The story primarily focuses on high rents, which is certainly an important factor, especially in New York. But there are other facets, including the reality that stores are limited in the amount of money they can charge for each book, and at the same time can't hope to draw mass crowds of customers at all times. Competition from on-line stores and e-books have steadily driven the unit price of books down in real terms, and while this has hurt authors most, bookstores are along for the ride. Even with a friendly landlord, the overhead for small businesses can be frightfully high.
From the NY Times:
Rising rents in Manhattan have forced out many retailers, from pizza joints to flower shops. But the rapidly escalating cost of doing business there is also driving out bookstores, threatening the city’s sense of self as the center of the literary universe, the home of the publishing industry and a place that lures and nurtures authors and avid readers.

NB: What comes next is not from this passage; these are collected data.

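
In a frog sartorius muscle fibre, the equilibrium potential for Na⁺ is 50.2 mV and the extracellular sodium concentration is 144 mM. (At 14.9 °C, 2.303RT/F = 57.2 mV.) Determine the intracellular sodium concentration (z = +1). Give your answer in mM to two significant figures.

19 mM

Nernst: E = (57.2/1) · log₁₀([out]/[in]), so log₁₀([out]/[in]) = 50.2 × 1 / 57.2 = 0.8776.
[out]/[in] = 10^(0.8776) = 7.544.
[in] = 144 / 7.544 = 19.09 mM.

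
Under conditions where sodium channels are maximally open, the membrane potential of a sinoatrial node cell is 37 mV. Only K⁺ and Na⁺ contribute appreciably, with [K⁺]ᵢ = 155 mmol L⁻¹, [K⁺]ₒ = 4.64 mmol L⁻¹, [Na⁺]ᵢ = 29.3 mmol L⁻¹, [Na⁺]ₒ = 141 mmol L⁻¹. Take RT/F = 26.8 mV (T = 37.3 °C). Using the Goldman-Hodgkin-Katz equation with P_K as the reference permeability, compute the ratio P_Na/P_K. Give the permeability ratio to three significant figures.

25.0

Let α = P_Na/P_K. GHK: Vm = 26.8·ln[(Kₒ + α·Naₒ)/(Kᵢ + α·Naᵢ)].
e^(Vm/26.8) = e^(37.0/26.8) = 3.9773
So 3.9773·(Kᵢ + α·Naᵢ) = Kₒ + α·Naₒ → α = (3.9773·155.0 − 4.64) / (141.0 − 3.9773·29.3)
α = (616.5 − 4.64) / (141.0 − 116.5) = 611.8/24.47 = 25.01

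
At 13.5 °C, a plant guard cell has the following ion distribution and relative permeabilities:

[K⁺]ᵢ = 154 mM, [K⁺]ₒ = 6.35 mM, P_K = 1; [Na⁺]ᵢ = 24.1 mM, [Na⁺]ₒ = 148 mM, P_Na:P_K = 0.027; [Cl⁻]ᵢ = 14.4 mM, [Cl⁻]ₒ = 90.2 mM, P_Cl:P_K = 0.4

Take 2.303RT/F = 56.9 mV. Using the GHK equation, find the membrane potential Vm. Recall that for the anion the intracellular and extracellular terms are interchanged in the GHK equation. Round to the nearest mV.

-61 mV

Vm = 56.9 · log₁₀[(Σ P·[cation]ₒ + Σ P·[anion]ᵢ) / (Σ P·[cation]ᵢ + Σ P·[anion]ₒ)]
Numerator = 1×6.35 + 0.027×148 + 0.4×14.4 = 16.11
Denominator = 1×154 + 0.027×24.1 + 0.4×90.2 = 190.7
Vm = 56.9 · log₁₀(0.084444) = 56.9 × (-1.0734) = -61.08 mV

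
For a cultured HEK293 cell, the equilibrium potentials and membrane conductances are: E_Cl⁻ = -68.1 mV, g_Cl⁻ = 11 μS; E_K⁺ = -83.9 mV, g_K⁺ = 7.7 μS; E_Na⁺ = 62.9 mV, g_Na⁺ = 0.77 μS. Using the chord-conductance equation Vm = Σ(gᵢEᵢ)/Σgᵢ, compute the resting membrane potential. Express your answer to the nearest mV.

-69 mV

Σ gᵢEᵢ = 11·(-68.1) + 7.7·(-83.9) + 0.77·(62.9) = -1346.70
Σ gᵢ = 11 + 7.7 + 0.77 = 19.47
Vm = -1346.70 / 19.47 = -69.17 mV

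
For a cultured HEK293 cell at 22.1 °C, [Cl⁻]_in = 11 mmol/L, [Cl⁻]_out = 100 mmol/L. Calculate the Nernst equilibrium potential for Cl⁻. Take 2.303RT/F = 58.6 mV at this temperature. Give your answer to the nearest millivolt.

E = (58.6/z) · log₁₀([Cl⁻]_out/[Cl⁻]_in) with z = -1.
For an anion, dividing by z = -1 reverses the sign.
= (58.6/-1) · log₁₀(100/11) = -58.60 · log₁₀(9.091)
= -58.60 · (0.9586) = -56.17 mV

-56 mV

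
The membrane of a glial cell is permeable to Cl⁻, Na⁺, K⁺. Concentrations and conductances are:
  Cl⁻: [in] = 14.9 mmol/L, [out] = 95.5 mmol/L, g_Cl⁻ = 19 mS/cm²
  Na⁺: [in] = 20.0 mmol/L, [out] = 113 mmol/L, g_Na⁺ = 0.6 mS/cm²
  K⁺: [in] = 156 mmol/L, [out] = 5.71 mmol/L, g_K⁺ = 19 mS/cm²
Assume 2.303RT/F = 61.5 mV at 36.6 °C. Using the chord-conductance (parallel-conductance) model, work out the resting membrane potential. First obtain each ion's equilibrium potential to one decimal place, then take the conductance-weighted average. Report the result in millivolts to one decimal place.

-67.2 mV

E_Cl⁻ = (61.5/-1)·log₁₀(95.5/14.9) = -49.6 mV
E_Na⁺ = (61.5/1)·log₁₀(113/20.0) = 46.3 mV
E_K⁺ = (61.5/1)·log₁₀(5.71/156) = -88.3 mV
Vm = (Σ gᵢEᵢ)/(Σ gᵢ) = (19·-49.6 + 0.6·46.3 + 19·-88.3) / (19 + 0.6 + 19)
= -2592.32 / 38.6 = -67.16 mV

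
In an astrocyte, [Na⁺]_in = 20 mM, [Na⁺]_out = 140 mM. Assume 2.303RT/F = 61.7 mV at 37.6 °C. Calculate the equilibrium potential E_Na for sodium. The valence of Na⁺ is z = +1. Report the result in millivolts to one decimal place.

E = (61.7/z) · log₁₀([Na⁺]_out/[Na⁺]_in) with z = +1.
= (61.7/1) · log₁₀(140/20) = 61.70 · log₁₀(7)
= 61.70 · (0.8451) = 52.14 mV

52.1 mV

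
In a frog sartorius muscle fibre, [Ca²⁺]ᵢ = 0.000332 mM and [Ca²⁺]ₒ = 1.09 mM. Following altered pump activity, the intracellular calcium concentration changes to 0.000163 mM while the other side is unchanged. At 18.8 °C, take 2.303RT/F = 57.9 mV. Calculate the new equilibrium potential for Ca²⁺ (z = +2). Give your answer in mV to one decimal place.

After the shift: [Ca²⁺]_out = 1.09, [Ca²⁺]_in = 0.000163 mM.
E_new = (57.9/2)·log₁₀(1.09/0.000163) = 28.95 · (3.8252) = 110.74 mV

110.7 mV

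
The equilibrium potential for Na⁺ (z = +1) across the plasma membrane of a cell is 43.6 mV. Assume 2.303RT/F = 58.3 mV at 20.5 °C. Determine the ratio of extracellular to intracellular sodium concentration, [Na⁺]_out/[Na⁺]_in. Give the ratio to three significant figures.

5.60

log₁₀([out]/[in]) = E·z/(58.3) = 43.6 × 1 / 58.3 = 0.7479
[out]/[in] = 10^(0.7479) = 5.596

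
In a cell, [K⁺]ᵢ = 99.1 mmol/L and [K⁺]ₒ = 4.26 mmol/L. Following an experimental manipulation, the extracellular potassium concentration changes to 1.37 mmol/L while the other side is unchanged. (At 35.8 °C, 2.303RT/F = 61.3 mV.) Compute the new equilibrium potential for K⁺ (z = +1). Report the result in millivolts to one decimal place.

After the shift: [K⁺]_out = 1.37, [K⁺]_in = 99.1 mmol/L.
E_new = (61.3/1)·log₁₀(1.37/99.1) = 61.30 · (-1.8594) = -113.98 mV

-114.0 mV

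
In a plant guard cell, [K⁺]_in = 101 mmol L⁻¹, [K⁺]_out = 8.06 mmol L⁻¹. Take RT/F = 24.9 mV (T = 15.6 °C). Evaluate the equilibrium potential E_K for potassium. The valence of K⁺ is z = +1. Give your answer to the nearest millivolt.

E = (24.9/z) · ln([K⁺]_out/[K⁺]_in) with z = +1.
= (24.9/1) · ln(8.06/101) = 24.90 · ln(0.0798)
= 24.90 · (-2.5282) = -62.95 mV

-63 mV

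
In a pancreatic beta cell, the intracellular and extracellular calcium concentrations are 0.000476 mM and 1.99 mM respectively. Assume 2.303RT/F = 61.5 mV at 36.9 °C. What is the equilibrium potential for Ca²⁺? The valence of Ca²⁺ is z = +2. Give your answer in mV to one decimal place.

E = (61.5/z) · log₁₀([Ca²⁺]_out/[Ca²⁺]_in) with z = +2.
= (61.5/2) · log₁₀(1.99/0.000476) = 30.75 · log₁₀(4181)
= 30.75 · (3.6212) = 111.35 mV

111.4 mV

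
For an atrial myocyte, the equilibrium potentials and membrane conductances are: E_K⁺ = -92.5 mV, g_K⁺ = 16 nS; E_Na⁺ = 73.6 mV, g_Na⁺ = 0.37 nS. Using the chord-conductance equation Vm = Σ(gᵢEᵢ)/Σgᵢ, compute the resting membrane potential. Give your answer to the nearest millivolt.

Σ gᵢEᵢ = 16·(-92.5) + 0.37·(73.6) = -1452.77
Σ gᵢ = 16 + 0.37 = 16.37
Vm = -1452.77 / 16.37 = -88.75 mV

-89 mV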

“Sometimes I feel as if I’m working in a field that’s disappearing right under my feet,” said the biographer and historian Robert Caro, who is a lifelong New Yorker.
The full story.
In the story, an agent is quoted wondering why publishers don't have their own bookstores. At one time, this would have been considered monopolistic; there were also the objections from "customers" - bookstores - to contend with. But it will probably happen at some point in the not too distant future.